La potestad de valorar TERRENO es inexistente donde la potestad, de valoración inmobiliaria, es exclusiva de Catastro (RD1020/1993) permitiendo calcular Valor Catastral de SUELO URBANO en SOLAR (Base Imponible del valor patrimonial según Ley de Impuesto sobre el patrimonio).
ICIO,
Los ayuntamientos, lejos de ejecutar la Base imponible, y por ello liquidar el Impuesto, interpretan que el ciudadano paga ICIO por “ejecutar” la instalación u obra, aplicando erróneamente el hecho imponible, que es indirecto a la “realización” de la Instalación u obra.
La “realización” de una instalación u obra para uso privado, nunca la “ejecuta” nadie, porque no existe mandato administrativo para su materialización.
La misma CONSTRUCCIÓN, instalación u obra, materializada por mandato administrativo, sería “ejecutada” y por ello no correspondería ICIO (hecho imponible “realización”).
El ICIO establece que la Base imponible del impuesto será por costes de “ejecución” material de “aquella”… “La base imponible” de la construcción, por costes reales y efectivos de la CONSTRUCCIÓN (COMPROBACIÓN POTESTATIVA ADMINISTRATIVA -local- del valor REAL inmobiliario de la CONSTRUCCIÓN) obligada de calcular como valor real comprobado.
Recuperemos pues el art. 6.1 del Código civil, con la sorprendente regla de que «la ignorancia de la ley no excusa de su cumplimiento […]”.
¿Puede mentir la ley? NUNCA, La mentirá será del autor (persona física) que la redactó, o del intérprete que se niega a reconocer su error por “ignorancia de la ley”.
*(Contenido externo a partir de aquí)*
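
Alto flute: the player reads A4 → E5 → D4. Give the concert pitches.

Written C4 on the alto flute sounds as G3, a perfect fourth lower; apply that shift to every note.
A4 to E4
E5 to B4
D4 to A3

E4 B4 A3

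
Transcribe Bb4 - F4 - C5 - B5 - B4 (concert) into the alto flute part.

The alto flute sounds a perfect fourth below written, so the written part must be a perfect fourth above concert — transpose each note up.
Bb4 → Eb5
F4 → Bb4
C5 → F5
B5 → E6
B4 → E5

Eb5 Bb4 F5 E6 E5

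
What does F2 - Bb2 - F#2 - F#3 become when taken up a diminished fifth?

F2 becomes Cb3
Bb2 becomes Fb3
F#2 becomes C3
F#3 becomes C4

Cb3 Fb3 C3 C4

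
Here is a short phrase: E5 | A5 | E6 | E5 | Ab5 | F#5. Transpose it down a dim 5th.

A#4 D#5 A#5 A#4 D5 B#4

E5 to A#4
A5 to D#5
E6 to A#5
E5 to A#4
Ab5 to D5
F#5 to B#4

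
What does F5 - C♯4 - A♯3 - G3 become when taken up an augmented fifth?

C#6 G##4 E##4 D#4

F5 up an augmented fifth is C#6.
An augmented fifth up from C#4 gives G##4.
An augmented fifth up from A#3 gives E##4.
An augmented fifth up from G3 gives D#4.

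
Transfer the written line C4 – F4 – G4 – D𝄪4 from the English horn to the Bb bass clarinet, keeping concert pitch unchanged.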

Los VRM, son una nueva mentira de Hacienda Española, (Catastro) empaquetando valor catastral de SUELO, nulo de pleno derecho (http://www.catastrofe.eu/info/31066Index.php) junto con valor catastral de CONSTRUCCIÓN y coeficientes que “supuestamente” se obtiene de estudios de mercado.
Si así fuese, ¿por qué no actualizan las ponencias de valores? y resuelto el problema.
Con el VRM, actualizarán las ponencias cuando el Bien Capital Inmobiliario suba de valor. Pero mantendrán ponencias con valores fuera de mercado, cuando el valor Capital Inmobiliario baje, utilizando entonces los coeficientes ficticios para evitar que el valor catastral supere al de mercado que ellos mismo mantendrán a su interés.